Wednesday, October 10, 2018

TCP war story 3: excessive packet reordering

So there is this user who says that suddenly our server started responding very slow. Earlier a page would load in a second, now it takes 4-5 minutes to load, he says. We run some checks, and the server is snappy as always. So we ask him for a Fiddler capture. Indeed, the loading times are high. We replay the same requests, and they are super fast here. We tell the user to go to network support. Network support says ping is good, packet loss is zero, no other users are complaining, must be a problem with the application.

How can there be a problem with the network if ping is good and there's no packet loss?
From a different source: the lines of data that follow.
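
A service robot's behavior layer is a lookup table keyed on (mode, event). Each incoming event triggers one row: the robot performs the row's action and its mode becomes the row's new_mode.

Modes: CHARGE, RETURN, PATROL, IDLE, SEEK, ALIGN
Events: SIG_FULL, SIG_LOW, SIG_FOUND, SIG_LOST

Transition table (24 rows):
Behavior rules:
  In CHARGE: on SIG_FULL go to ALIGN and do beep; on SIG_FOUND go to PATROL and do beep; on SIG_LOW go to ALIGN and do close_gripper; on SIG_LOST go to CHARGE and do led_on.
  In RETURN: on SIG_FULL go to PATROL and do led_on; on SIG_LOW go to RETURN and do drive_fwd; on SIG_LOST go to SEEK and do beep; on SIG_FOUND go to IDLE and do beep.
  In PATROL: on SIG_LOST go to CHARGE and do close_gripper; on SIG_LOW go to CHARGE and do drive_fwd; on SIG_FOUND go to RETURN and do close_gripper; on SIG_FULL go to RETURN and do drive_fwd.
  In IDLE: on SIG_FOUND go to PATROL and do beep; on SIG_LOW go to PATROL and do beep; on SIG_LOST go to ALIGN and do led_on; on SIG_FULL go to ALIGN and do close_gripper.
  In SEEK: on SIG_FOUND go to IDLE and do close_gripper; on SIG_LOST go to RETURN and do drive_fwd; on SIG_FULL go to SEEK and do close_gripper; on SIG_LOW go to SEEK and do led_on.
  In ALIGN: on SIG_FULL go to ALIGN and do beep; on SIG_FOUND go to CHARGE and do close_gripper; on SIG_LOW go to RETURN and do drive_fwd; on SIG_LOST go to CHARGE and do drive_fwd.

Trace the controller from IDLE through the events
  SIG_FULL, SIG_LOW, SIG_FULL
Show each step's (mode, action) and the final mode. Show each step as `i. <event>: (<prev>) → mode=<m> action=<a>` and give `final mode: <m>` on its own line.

1. SIG_FULL: (IDLE) → mode=ALIGN action=close_gripper
2. SIG_LOW: (ALIGN) → mode=RETURN action=drive_fwd
3. SIG_FULL: (RETURN) → mode=PATROL action=led_on

final mode: PATROL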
Well apparently there can.

We asked the user for a packet capture. This wasn't his first encounter with the network support, so he knew how to use Wireshark. Good for us. So we open the pcap file and immediately notice a lot of black color. Every second or so a packet arrives 5 milliseconds late, and other packets arrive before it. TCP stack reacts correctly by sending duplicate ACKs, and once the late packet arrives, there's one cumulative ack for everything. But that's too late, 3+ duplicate acks were sent. Once the server receives these, it stops slow start mode and implements congestion control, which is CTCP, so send rate is halved.
To make things worse, MSS is only 587 bytes, and RTT is on the order of 220 milliseconds. Resulting transfer rate is about 20 KB/s, far below 1Gbit/s that is normally available.

How do you convince the network support team that it's a problem that they need to fix? Well, I'm still trying to figure it out.